EscapeVelocity: It allows a future, in which total war can be waged, when Muslims have direct control of their governments via democratic elections.

Excellent idea, but your hypothesis is merely proof that Republicans, too, can fall prey to the Law of Unintended Consequences™. There is no way possible that Bush 2.0 was either so visionary or unshackled from his Politically Correct Multicultural chains as to have foreseen one of the sole paths towards holding Islam ultimately accountable for itself.

That said, again, SMASHING IDEA. As in smashing Islam to smithereens once it no longer has its perpetual cringing excuse about ATM (A Tiny Minority) of non-state actors being responsible for hijacking their oh, so peaceful religion.

Once shari'a governments are in place throughout the MME (Muslim Middle East), all of them will have de facto declared Total War™ upon the West and be completely vulnerable to any military measure seen fit by Western powers.

As always, the old maxim applies:

BE VERY CAREFUL ABOUT WHAT YOU WISH FOR …

Hesperado said... 6

Apropos of Escape Velocity and Zenster above, it's not unreasonable to predict in the coming decades a domino effect of Muslim revolutions throughout the Dar-al-Islam, where the end product (after a few years of violent chaos, of course) will be quasi-Shabaabesque regimes of clear Islamic extremism (or what the MSM, slyly telegraphing the equivalency with right-wing Christians, likes to call "fundamentalism").
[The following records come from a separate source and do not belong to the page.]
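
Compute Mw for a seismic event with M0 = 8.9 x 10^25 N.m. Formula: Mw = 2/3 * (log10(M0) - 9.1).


log10(M0) = log10(8.9 x 10^25) = 25.9494
Mw = 2/3 * (25.9494 - 9.1)
= 2/3 * 16.8494
= 11.23

11.23


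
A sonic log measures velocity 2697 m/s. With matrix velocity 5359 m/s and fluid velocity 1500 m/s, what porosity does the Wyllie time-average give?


1/V - 1/Vm = 1/2697 - 1/5359 = 0.00018418
1/Vf - 1/Vm = 1/1500 - 1/5359 = 0.00048006
phi = 0.00018418 / 0.00048006 = 0.3837

0.3837


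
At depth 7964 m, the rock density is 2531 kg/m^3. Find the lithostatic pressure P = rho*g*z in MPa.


P = rho * g * z / 1e6
= 2531 * 9.81 * 7964 / 1e6
= 197739032.04 / 1e6
= 197.739 MPa

197.739


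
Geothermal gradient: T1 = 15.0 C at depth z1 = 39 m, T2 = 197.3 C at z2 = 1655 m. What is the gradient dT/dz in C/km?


dT = 197.3 - 15.0 = 182.3 C
dz = 1655 - 39 = 1616 m
gradient = dT/dz * 1000 = 182.3/1616 * 1000 = 112.8094 C/km

112.8094


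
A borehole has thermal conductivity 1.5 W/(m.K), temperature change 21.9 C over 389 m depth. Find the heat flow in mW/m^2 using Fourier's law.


q = k * dT / dz * 1000
= 1.5 * 21.9 / 389 * 1000
= 0.084447 * 1000
= 84.4473 mW/m^2

84.4473


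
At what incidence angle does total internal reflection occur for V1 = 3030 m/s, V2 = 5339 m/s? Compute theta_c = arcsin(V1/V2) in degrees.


V1/V2 = 3030/5339 = 0.567522
theta_c = arcsin(0.567522) = 34.5776 degrees

34.5776


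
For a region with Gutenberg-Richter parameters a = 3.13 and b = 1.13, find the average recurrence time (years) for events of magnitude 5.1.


log10(N) = 3.13 - 1.13*5.1 = -2.633
N = 10^-2.633 = 0.002328
T = 1/N = 1/0.002328 = 429.5364 years

429.5364


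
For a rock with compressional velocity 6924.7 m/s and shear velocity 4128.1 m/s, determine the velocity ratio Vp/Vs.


Vp/Vs = 6924.7 / 4128.1
= 1.6775

1.6775


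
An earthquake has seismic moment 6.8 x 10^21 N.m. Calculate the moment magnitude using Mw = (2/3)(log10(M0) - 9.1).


log10(M0) = log10(6.8 x 10^21) = 21.8325
Mw = 2/3 * (21.8325 - 9.1)
= 2/3 * 12.7325
= 8.49

8.49


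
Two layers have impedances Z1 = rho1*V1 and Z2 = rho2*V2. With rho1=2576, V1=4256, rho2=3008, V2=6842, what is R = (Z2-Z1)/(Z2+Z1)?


Z1 = 2576 * 4256 = 10963456
Z2 = 3008 * 6842 = 20580736
R = (20580736 - 10963456) / (20580736 + 10963456) = 9617280 / 31544192 = 0.3049

0.3049


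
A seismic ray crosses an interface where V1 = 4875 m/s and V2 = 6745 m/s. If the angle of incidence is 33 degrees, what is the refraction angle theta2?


sin(theta1) = sin(33 deg) = 0.544639
sin(theta2) = V2/V1 * sin(theta1) = 6745/4875 * 0.544639 = 0.753557
theta2 = arcsin(0.753557) = 48.8994 degrees

48.8994


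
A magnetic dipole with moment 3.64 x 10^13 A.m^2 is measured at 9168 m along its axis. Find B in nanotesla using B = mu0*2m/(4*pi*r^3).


m = 3.64 x 10^13 = 36400000000000 A.m^2
2m = 72800000000000 A.m^2
r^3 = 9168^3 = 770590789632
B = (4pi*10^-7) * 72800000000000 / (4*pi * 770590789632) * 1e9
= 91483178.072535 / 9683529454527.4 * 1e9
= 9447.2969 nT

9447.2969


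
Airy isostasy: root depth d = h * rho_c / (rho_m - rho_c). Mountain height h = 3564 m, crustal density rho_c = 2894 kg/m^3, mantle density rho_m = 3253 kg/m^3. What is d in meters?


rho_m - rho_c = 3253 - 2894 = 359
d = 3564 * 2894 / 359
= 10314216 / 359
= 28730.41 m

28730.41


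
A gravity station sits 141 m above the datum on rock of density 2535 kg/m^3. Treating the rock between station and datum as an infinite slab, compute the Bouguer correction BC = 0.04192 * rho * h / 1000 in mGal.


BC = 0.04192 * rho * h / 1000
= 0.04192 * 2535 * 141 / 1000
= 14.9837 mGal

14.9837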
This will likely not be an overnight process, but a protracted and messy process.

Part of the messiness will be the amusing quandary this will cause the Leftists (Obama, Hillary, etc.) and the PC MCs (most Republicans): Whom do we support? The officially torturing repressive Egyptian regime who is nevertheless our "staunch ally" whom we send billions of dollars to annually? Or the masses of "the Muslim People" agitating for "freedom"? Both are "Muslim", so if Obama is "pro-Muslim" how does he choose?

Sooner or later, this process will bring into sharper relief the amusing dilemma:

1) support the official government in question, which is dictatorial, oppressive, tortures dissidents, but represents by degree an "Islam Lite" we PC MCs can more or less comfortably call "moderate Islam";

or

2) support seemingly "democratic" masses of "the people" demonstrating and rioting like the good old 60s for "freedom", who also represent Islam but of a "fundamentalist" flavor of outrageously anti-liberal policies that is supposed to reflect only a small minority.

The strain of this dilemma will not be felt quickly: it has to exert tons of pressure per square inch over a long period of time to get through the thick titanium obtuseness of the PC MC paradigm. But over time, and given the metastatic volatility of the diseased Islamic demos (which will also include increased and worse terror attacks within the West), I'm confident it will eventually yield useful effects toward the long-range goal of dismantling that paradigm.

The Hesperado

Baron Bodissey said... 7

Hesperado --

Excellent analysis. Zenster and I were just discussing this topic via email, and your description is as pithy a summary as any.

Hesperado said... 8

Thanks Baron, I was trying to get all the variabilities of the problem in without being too wordy or extraneous (habits of mine I wrestle with).